Kaosta Istikrar…

MEHMET KAMIŞ
Her gün bombalar, katliamlar, terör, baskınlar, operasyonlar… Her sabah yeni felaket… 7 Haziran seçimlerinden bugüne kadar tam 11 intihar eylemi, 248 can kaybı… En son alçak bir saldırı daha ve yedi vatan evladı toprağa düştü. Bu eylemlerin hepsine yayın yasağı getirildi ve hepsi karanlığa gömüldü. Hiçbir eylemin ne olduğu ortaya çıkarılmadı, hiçbir olayla ilgili kamu vicdanını rahatlatacak bir açıklama yapılmadı. Bütün olaylar yayın yasakları altında bilinmeze mahkum edildi. Bırakın intihar eylemlerinin aydınlatılmasını canlı yayın esnasında katledilen Tahir Elçi olayının bile ne olduğu açıklığa kavuşturulmadı.
Türkiye bir yıldır tam anlamıyla kaosun içinde. Her gün bir felaket yaşanıyor. Terör, bütün ülkeyi kontrolü altına almış durumda. Saldırılar, hem önlenemiyor/önlenmiyor, hem de aydınlığa kavuşturulmuyor. Türkiye’yi yönetenlerin, ete kemiğe bir türlü bürünmeyen ‘dış güçler’ sihirli cümlesi bunların üzerinden bütün yükü alıyor, analarından yeni doğmuş bir masuma dönüştürüyor. Sanki binlerce kilometre yol yapan bombalı araçları dış güçler yakalatmıyor, sanki bütün bu olayların açıklığa kavuşmasını dış güçler engelliyor. Sanki faili meçhul olayların ortaya çıkartılıp çözülmesine dış güçler müsaade etmiyor. Sanki bütün ikazlara rağmen terör örgütünün 2,5 sene ülkeyi silah deposuna çevirmesine dış güçler izin verdi.
Türkiye, 7 Haziran 2015 seçimlerinden bu yana terörün ve kargaşanın esiri haline gelmiş durumda.
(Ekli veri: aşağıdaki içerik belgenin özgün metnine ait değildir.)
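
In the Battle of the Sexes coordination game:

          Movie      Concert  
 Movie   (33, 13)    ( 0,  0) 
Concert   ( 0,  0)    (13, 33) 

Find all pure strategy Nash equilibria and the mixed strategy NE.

Pure NE: (Movie, Movie) and (Concert, Concert); Mixed NE: p = 0.7174, q = 0.2826

Work:
Check pure NE:
(Movie, Movie): (33, 13) - no unilateral deviation beneficial
(Concert, Concert): (13, 33) - no unilateral deviation beneficial
Mixed NE: P1 plays Movie with p = 0.7174, P2 plays Movie with q = 0.2826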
Anayasa Komisyonu Başkanı AKP’li Burhan Kuzu, 7 Haziran seçimlerini attığı twitle şöyle yorumlamıştı: “Evet seçim bitti, millet kararını verdi. Ya istikrar ya kaos, dedim. Millet kaosu seçti, hayırlı olsun.”
Terör geçmişte de dönem dönem Türkiye’nin başına bela olmuştu ancak 7 Haziran seçimlerinden sonra olduğu gibi hiçbir zaman bu kadar gemi azıya almamıştı. Hükümetin bu olaylara karşı yaptığı birbirinin benzeri mırıl mırıl açıklamalar var. Neticede ne sebepten olursa olsun bu ülkede her gün onlarca insan can veriyor. Birilerinin bunun sorumluluğunu alması gerekmiyor mu? Daha ne olmasını, kaosun daha ne kadar büyümesini bekliyorsunuz?
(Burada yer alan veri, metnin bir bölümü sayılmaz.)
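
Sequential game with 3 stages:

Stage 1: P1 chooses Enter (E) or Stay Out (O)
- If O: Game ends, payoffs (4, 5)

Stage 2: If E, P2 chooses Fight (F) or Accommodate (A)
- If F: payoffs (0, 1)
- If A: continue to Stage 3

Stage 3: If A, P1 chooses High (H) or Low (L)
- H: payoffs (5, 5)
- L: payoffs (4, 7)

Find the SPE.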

Her gün onlarca insan hayatını kaybediyorsa ya beceriksizsiniz, ya terör politikalarınızda bir yanlışlık var ya da…
İnsanları katleden teröristlerle uğraşması gereken güvenlik güçlerinin, enerjisini bu ülkenin en masum insanlarını yakalamaya, derdest etmeye harcarsanız terörde zafiyet göstermeniz elbette kaçınılmazdır. İstihbarat servislerini, terör örgütlerinin eylemlerini öğrenmeyle değil de, size muhalif olduğunu düşündüğünüz 80 yaşındaki hayırseverleri fişlemekle uğraştırırsanız bu terörün azması kaçınılmazdır. Köy girişlerinde bile kameralar varken bomba yüklü araçları binlerce kilometrelik yollarda istedikleri gibi seyahat ettirir, yakalamazsanız, bu olayların önlenmesi mümkün olmaz. Yaşananlara baktığınızda kasta varan ihmalleri, beceriksizlikleri hemen görebiliyorsunuz.
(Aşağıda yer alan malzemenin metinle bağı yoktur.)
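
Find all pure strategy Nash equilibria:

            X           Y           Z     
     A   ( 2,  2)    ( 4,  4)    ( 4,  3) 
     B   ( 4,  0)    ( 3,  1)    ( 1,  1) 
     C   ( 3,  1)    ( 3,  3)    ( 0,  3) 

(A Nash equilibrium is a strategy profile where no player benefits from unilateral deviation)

Nash equilibrium: (A, Y)

Work:
Best responses:
  P1 vs X: payoffs [2, 4, 3] → best response B (payoff 4)
  P1 vs Y: payoffs [4, 3, 3] → best response A (payoff 4)
  P1 vs Z: payoffs [4, 1, 0] → best response A (payoff 4)
  P2 vs A: payoffs [2, 4, 3] → best response Y (payoff 4)
  P2 vs B: payoffs [0, 1, 1] → best response Y/Z (payoff 1)
  P2 vs C: payoffs [1, 3, 3] → best response Y/Z (payoff 3)
Mutual best responses: (A,Y) → Nash equilibria.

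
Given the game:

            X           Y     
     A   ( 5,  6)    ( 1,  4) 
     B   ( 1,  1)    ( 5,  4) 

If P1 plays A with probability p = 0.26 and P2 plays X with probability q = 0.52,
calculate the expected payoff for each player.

E[P1] = 2.9616, E[P2] = 3.116

Work:
E[P1] = p·q·π₁(A,X) + p·(1-q)·π₁(A,Y) + (1-p)·q·π₁(B,X) + (1-p)·(1-q)·π₁(B,Y)
= 0.26·0.52·5 + 0.26·0.48·1 + 0.74·0.52·1 + 0.74·0.48·5
= 2.9616

E[P2] = 3.116 (similar calculation)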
Ortalama bir vatandaş olarak hükümet ve iktidar çevrelerine soruyorum; bu terör niye önlenemiyor ve daha ne kadar önlenemeyecek? 7 Haziran seçimlerinden sonra Burhan Kuzu’nun da dillendirdiği gibi ‘ya istikrar ya kaos’ dayatmasıyla karşı karşıya kalanlar 1 Kasım’da ‘istikrarı’ seçmişti. Daha neyi seçmesini bekliyorsunuz?